This article was written by a TecMundo contributing columnist; finally learn more.
Cybercrime has become increasingly complex over the years as attackers diversify their methodologies and strategies. This can partly be justified by the “professionalization” of these criminals who started offering their services as something customized. This application is known as Ransomware as a Service (RaaS).
We also see hackers selling malware and data encryption tools to other criminals, and in turn, vendors get a share of the profits of the fraud, which in the long run reduces the skill level required to launch attacks and facilitates intrusions at scale.

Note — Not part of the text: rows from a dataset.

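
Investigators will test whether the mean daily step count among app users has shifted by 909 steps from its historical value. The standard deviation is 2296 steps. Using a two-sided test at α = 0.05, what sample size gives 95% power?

83

For a one-sample z-test, n = ((z_{α/2} + z_β)·σ/δ)².
z_{α/2} = 1.960 (two-sided α = 0.05); z_β = 1.645 (power 95% → β = 0.05).
n = (3.605 × 2296 / 909)² = 82.91
Round up: n = 83.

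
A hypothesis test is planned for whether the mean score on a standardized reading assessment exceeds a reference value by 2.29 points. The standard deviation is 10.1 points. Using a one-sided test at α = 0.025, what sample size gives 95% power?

253

For a one-sample z-test, n = ((z_α + z_β)·σ/δ)².
z_α = 1.960 (one-sided α = 0.025); z_β = 1.645 (power 95% → β = 0.05).
n = (3.605 × 10.1 / 2.29)² = 252.80
Round up: n = 253.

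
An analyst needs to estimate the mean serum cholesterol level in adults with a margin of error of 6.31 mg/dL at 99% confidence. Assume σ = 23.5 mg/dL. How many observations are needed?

For a mean, the margin of error is E = z·σ/√n, so n = (zσ/E)².
At 99% confidence, z = 2.576.
n = (2.576 × 23.5 / 6.31)² = 92.04
Round up: n = 93.

n = 93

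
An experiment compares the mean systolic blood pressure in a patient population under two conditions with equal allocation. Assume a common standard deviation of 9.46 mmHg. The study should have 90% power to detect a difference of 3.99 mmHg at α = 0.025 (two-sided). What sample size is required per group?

140 per group

For two equal groups, n per group = 2·((z_{α/2} + z_β)·σ/δ)².
z_{α/2} = 2.241; z_β = 1.282 (power 90%).
n = 2 × (3.523 × 9.46 / 3.99)² = 2 × 69.77 = 139.54
Round up: n = 140 per group.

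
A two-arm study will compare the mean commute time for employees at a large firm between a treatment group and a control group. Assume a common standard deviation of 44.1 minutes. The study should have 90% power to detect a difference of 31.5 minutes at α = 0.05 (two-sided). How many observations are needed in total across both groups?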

On the other hand, it is reassuring that we are seeing more and more companies and professionals pay attention to cybersecurity. This was clarified in the “IT at work: 2022 and the future” study conducted by ManageEngine, which interviewed 3,300 decision makers from various private sector organizations around the world, including Brazil. When questioned, 84% of Brazilians interviewed agreed that the security environment needs to change to ensure organizations are protected from cyberattacks.
In this context, we have compiled a list of potential cybersecurity threats that individuals and companies should be aware of in the coming year:
1. Ransom cloud attacks Ransomware is also available in cloud environments and is a common attack option for cloud attackers who mostly focus on cloud-based email servers such as Office 365 through popular methods such as malware or phishing emails, file synchronization.
2. Threats from the Internet of Things (especially the Internet of Things) It occurs when hackers find vulnerabilities in devices and try to connect to non-standard logins.
More specifically, there is the Internet of Medical Things (IoMT), or healthcare IoT, which consists of devices that can be connected to healthcare companies’ IT systems, such as sensor-based or remote patient monitoring solutions, such as wearables. Therefore, companies need to prioritize monitoring these endpoints 24 hours a day, seven days a week.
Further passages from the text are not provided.